A 30 ans, le natif de la province de Tolède n’a pas démérité face au cinquième de la tarde. Comme ses compagnons de cartels il n’a pas failli à la réputation des matadors de toros qui se lancent ce type de défi. Les belluaires n’ont pas triché. Cela ne l’empêche pas d’esquisser en fin de faena de très belles séries droitières, pieds joints et face aux cornes.
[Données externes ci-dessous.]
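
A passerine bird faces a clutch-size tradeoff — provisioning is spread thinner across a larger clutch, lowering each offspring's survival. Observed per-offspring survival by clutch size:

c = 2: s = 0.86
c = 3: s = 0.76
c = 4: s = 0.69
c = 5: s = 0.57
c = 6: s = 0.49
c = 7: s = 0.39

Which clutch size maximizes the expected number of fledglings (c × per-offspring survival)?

6

Expected fledglings = c × s(c):
  c=2: 2 × 0.86 = 1.720
  c=3: 3 × 0.76 = 2.280
  c=4: 4 × 0.69 = 2.760
  c=5: 5 × 0.57 = 2.850
  c=6: 6 × 0.49 = 2.940
  c=7: 7 × 0.39 = 2.730
Maximum at c = 6 (2.940 fledglings).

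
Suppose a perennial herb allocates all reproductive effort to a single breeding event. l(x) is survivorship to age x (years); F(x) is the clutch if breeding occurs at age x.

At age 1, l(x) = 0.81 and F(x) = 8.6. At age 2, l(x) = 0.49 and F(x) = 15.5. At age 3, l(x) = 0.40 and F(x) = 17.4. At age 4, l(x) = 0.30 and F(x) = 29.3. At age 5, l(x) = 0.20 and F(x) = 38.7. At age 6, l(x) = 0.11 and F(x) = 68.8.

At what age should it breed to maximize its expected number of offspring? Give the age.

Expected offspring if breeding at age x = l(x) × F(x):
  age 1: 0.81 × 8.6 = 6.966
  age 2: 0.49 × 15.5 = 7.595
  age 3: 0.40 × 17.4 = 6.960
  age 4: 0.30 × 29.3 = 8.790
  age 5: 0.20 × 38.7 = 7.740
  age 6: 0.11 × 68.8 = 7.568
Maximum at age 4 (8.790).

4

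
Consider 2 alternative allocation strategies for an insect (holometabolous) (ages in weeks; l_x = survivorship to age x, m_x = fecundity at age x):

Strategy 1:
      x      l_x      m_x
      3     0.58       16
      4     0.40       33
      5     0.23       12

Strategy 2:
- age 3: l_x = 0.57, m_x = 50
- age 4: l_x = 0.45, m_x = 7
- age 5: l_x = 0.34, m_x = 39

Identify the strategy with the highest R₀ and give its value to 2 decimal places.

Strategy 1: R₀ = 0.58×16 + 0.40×33 + 0.23×12 = 25.2400
Strategy 2: R₀ = 0.57×50 + 0.45×7 + 0.34×39 = 44.9100
Highest R₀: strategy 2 with 44.9100.

44.91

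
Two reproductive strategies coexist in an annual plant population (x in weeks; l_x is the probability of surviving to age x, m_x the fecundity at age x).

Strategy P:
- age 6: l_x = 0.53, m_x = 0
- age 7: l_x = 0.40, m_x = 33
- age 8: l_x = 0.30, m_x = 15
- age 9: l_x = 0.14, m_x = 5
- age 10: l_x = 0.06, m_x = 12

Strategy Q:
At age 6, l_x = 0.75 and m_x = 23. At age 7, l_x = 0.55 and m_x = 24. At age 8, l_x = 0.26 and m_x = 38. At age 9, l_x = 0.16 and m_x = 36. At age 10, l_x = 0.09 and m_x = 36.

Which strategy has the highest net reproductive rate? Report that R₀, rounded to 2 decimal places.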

C’est au tour de Tibo Garcia de fouler le sable de la piste du Tempéras. Pour ce Nîmois, c’est un quatrième paseo. Lui qui a pris son doctorat à Saint-Gilles en 2019 veut se remettre dans le bain pour continuer une saison importante pour lui. S’il n’est plus apodéré par l’empresa alésienne Didier Cabanis, Tibo a accepté ce pari un peu fou mais qui a du sens. Devant son Yonnet le Nîmois ne déméritera pas, il ne s’est jamais départi de l’envie d’aller chercher le toro, sur la main droite où il a par ailleurs été convainquant et efficace, chose qui a plu aux tendidos mais qui a dû coûter au moral du toro qui n’a pas suivi et s’est éteint en début de faena. Plusieurs envois à l’épée empêchent un quelconque trophée. Silence.
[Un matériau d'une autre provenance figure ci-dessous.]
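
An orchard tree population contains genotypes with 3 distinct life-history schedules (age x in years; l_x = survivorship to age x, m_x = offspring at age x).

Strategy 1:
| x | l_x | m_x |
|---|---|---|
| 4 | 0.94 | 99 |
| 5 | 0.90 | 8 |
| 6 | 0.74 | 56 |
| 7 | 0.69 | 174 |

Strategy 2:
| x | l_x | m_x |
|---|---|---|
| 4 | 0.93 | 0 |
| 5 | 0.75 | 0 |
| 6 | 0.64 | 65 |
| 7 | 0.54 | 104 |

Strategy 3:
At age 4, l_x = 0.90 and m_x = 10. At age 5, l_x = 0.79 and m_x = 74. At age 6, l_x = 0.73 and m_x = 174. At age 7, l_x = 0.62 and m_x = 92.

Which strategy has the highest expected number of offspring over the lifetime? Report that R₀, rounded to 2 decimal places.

261.76

Strategy 1: R₀ = 0.94×99 + 0.90×8 + 0.74×56 + 0.69×174 = 261.7600
Strategy 2: R₀ = 0.93×0 + 0.75×0 + 0.64×65 + 0.54×104 = 97.7600
Strategy 3: R₀ = 0.90×10 + 0.79×74 + 0.73×174 + 0.62×92 = 251.5200
Highest R₀: strategy 1 with 261.7600.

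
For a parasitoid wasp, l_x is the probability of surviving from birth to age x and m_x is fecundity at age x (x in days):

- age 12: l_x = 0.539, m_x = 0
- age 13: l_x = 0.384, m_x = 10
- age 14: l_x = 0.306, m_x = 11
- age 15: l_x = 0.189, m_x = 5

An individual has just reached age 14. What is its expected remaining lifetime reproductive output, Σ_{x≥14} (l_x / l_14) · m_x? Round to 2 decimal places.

l_14 = 0.306. Conditional survival from age 14 to x is l_x / l_14.
  x=14: (0.306/0.306) × 11 = 11.0000
  x=15: (0.189/0.306) × 5 = 3.0882
Sum = 11.0000 + 3.0882 = 14.0882

14.09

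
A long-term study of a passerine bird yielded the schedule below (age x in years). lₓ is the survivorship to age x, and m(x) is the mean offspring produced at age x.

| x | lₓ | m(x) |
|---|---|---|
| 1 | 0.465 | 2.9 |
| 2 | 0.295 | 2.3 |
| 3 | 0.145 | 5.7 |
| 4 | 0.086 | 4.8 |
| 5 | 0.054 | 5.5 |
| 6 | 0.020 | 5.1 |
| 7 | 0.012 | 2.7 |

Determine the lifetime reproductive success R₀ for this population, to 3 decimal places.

R₀ = Σ lₓ m(x):
  age 1: 0.465 × 2.9 = 1.3485
  age 2: 0.295 × 2.3 = 0.6785
  age 3: 0.145 × 5.7 = 0.8265
  age 4: 0.086 × 4.8 = 0.4128
  age 5: 0.054 × 5.5 = 0.2970
  age 6: 0.020 × 5.1 = 0.1020
  age 7: 0.012 × 2.7 = 0.0324
R₀ = 1.3485 + 0.6785 + 0.8265 + 0.4128 + 0.2970 + 0.1020 + 0.0324 = 3.6977

3.698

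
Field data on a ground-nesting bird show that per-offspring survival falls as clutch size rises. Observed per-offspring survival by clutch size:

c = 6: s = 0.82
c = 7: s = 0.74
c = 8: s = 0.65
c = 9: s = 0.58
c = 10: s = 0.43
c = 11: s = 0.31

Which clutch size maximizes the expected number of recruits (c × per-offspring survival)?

9

Expected recruits = c × s(c):
  c=6: 6 × 0.82 = 4.920
  c=7: 7 × 0.74 = 5.180
  c=8: 8 × 0.65 = 5.200
  c=9: 9 × 0.58 = 5.220
  c=10: 10 × 0.43 = 4.300
  c=11: 11 × 0.31 = 3.410
Maximum at c = 9 (5.220 recruits).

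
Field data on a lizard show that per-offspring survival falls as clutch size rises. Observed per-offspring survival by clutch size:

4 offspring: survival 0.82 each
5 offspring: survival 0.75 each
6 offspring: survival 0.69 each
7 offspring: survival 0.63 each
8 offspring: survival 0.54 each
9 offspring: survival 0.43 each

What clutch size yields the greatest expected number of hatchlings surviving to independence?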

Cette corrida de Yonnet coûte fort logiquement cher aux jambes comme à la tête du torero. Il faut se les cogner ces cornus ! Mais cette corrida est aussi pour lui la possibilité de faire comprendre à qui le regarde qu’il est un torero accompli, professionnel et sur lequel on peut compter en toute circonstance. Suave au capote, Tibo brinde son exemplaire à Manolo Vanegas et attaque à droite avec trois séries qui remettent un peu de vie sur les étagères. Tête froide et main basse, Tibo essaie et arrive à débloquer la situation mais c’est encore l’épée qui lui coûtera cher. Dommage que l’essai ne soit pas transformé mais Tibo n’a pas à rougir. Silence.